Tunisia's Islamist Leader Says Party May Eye Presidency in Vote
(Bloomberg) -- Rashid Ghannouchi, the leader of Tunisia’s moderate Islamist party Ennahda, said he or another senior member might seek the presidency if a power-sharing deal with the current prime minister can’t be reached.
Fielding its own contender in next month’s presidential elections would be a watershed for Ennahda, a once-banned party that adheres to what it calls “democratic Islam” and has only run for parliamentary roles since the 2011 revolution that overthrew long-time ruler Zine El Abidine Ben Ali. Prime Minister Youssef Chahed is also considering a presidential bid after splitting from one of the government’s key coalition parties.
The birthplace of the Arab Spring uprisings is holding early elections after the death of President Beji Caid Essebsi last week. The passing of the 92-year-old leader of the Nidaa Tounes party, Tunisia’s first freely elected president, has ushered in yet more uncertainty for the country mired in political bickering and economic lassitude.
"We’re on the verge of talks with Chahed, if we find a consensus that would be good,” Ghannouchi, 78, said in an interview in the capital, Tunis. “If we don’t find a consensus, there will be a candidate,” which he said could be either him or Ennahda’s vice president Abdelfattah Mourou.

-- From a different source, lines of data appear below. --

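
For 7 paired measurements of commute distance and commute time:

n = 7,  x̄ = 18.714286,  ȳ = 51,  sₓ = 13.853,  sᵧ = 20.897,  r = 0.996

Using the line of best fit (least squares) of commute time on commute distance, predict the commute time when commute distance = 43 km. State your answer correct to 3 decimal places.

87.488

b = r · sᵧ/sₓ = 0.996 · 20.897/13.853 = 1.502448
a = ȳ − b·x̄ = 51 − 1.502448·18.714286 = 22.882759
ŷ(43) = a + b·43 = 22.882759 + 1.502448·43 = 87.488022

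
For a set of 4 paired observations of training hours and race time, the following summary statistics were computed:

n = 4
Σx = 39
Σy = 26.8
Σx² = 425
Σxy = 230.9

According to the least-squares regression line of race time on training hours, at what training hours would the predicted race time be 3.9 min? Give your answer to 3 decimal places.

Sxx = Σx² − (Σx)²/n = 425 − 380.25 = 44.75
Sxy = Σxy − (Σx)(Σy)/n = 230.9 − 261.3 = -30.4
b = Sxy/Sxx = -30.4/44.75 = -0.679330
a = ȳ − b·x̄ = 6.7 − (-0.679330)·9.75 = 13.323464
Set a + b·x = 3.9: x = (3.9 − 13.323464) / (-0.679330) = 13.871711

13.872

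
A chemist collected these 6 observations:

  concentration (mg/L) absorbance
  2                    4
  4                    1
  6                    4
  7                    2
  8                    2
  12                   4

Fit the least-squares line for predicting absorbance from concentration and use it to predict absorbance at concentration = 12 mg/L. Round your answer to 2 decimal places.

n = 6, Σx = 39, Σy = 17, Σxy = 114, Σx² = 313
Sxx = Σx² − (Σx)²/n = 313 − 253.5 = 59.5
Sxy = Σxy − (Σx)(Σy)/n = 114 − 110.5 = 3.5
b = Sxy/Sxx = 3.5/59.5 = 0.058824
a = ȳ − b·x̄ = 2.833333 − 0.058824·6.5 = 2.450980
ŷ(12) = a + b·12 = 2.450980 + 0.058824·12 = 3.156863

3.16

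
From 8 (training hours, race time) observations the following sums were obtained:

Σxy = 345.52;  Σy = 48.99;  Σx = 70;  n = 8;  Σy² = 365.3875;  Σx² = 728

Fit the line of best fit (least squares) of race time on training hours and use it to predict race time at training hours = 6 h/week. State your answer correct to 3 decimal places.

8.103

Sxx = Σx² − (Σx)²/n = 728 − 612.5 = 115.5
Sxy = Σxy − (Σx)(Σy)/n = 345.52 − 428.6625 = -83.1425
b = Sxy/Sxx = -83.1425/115.5 = -0.719848
a = ȳ − b·x̄ = 6.12375 − (-0.719848)·8.75 = 12.422424
ŷ(6) = a + b·6 = 12.422424 + (-0.719848)·6 = 8.103333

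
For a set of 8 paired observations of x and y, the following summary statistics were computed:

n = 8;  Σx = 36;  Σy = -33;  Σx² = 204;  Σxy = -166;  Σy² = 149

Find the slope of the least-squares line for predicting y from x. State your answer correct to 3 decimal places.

Sxx = Σx² − (Σx)²/n = 204 − 162 = 42
Sxy = Σxy − (Σx)(Σy)/n = -166 − (-148.5) = -17.5
b = Sxy/Sxx = -17.5/42 = -0.416667

-0.417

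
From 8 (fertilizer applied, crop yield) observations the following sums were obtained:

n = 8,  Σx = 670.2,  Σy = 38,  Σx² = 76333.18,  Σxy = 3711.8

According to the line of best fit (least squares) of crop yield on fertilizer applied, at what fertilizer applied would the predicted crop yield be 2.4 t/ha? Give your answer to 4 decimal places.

Sxx = Σx² − (Σx)²/n = 76333.18 − 56146.005 = 20187.175
Sxy = Σxy − (Σx)(Σy)/n = 3711.8 − 3183.45 = 528.35
b = Sxy/Sxx = 528.35/20187.175 = 0.026173
a = ȳ − b·x̄ = 4.75 − 0.026173·83.775 = 2.557394
Set a + b·x = 2.4: x = (2.4 − 2.557394) / 0.026173 = -6.013703

-6.0137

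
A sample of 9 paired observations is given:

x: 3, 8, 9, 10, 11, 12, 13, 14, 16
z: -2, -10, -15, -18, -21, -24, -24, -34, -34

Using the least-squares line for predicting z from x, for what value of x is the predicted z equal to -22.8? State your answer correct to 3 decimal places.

n = 9, Σx = 96, Σy = -182, Σxy = -2252, Σx² = 1140
Sxx = Σx² − (Σx)²/n = 1140 − 1024 = 116
Sxy = Σxy − (Σx)(Σy)/n = -2252 − (-1941.333333) = -310.666667
b = Sxy/Sxx = -310.666667/116 = -2.678161
a = ȳ − b·x̄ = -20.222222 − (-2.678161)·10.666667 = 8.344828
Set a + b·x = -22.8: x = (-22.8 − 8.344828) / (-2.678161) = 11.629185

11.629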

“One can be a prime minister, and another president -- and there is the parliament,” he said, describing three leadership roles that could be shared out. The party may make the decision as early as Saturday, he said.
Escaping ‘Ivory Tower’
Ennahda already has ministers in Chahed’s government, which has undertaken controversial reforms as it courts the International Monetary Fund for an economic lifeline. Ghannouchi, who was jailed under Ben Ali’s rule, said if he doesn’t make a presidential bid then he’ll run for parliament for the first time.
Party leaders shouldn’t stay in an “ivory tower,” he said.
Ennahda is campaigning on a party platform of encouraging foreign investment and overhauling a bloated bureaucracy in a country that has one of the world’s highest ratios for civil servant wages, according to the IMF.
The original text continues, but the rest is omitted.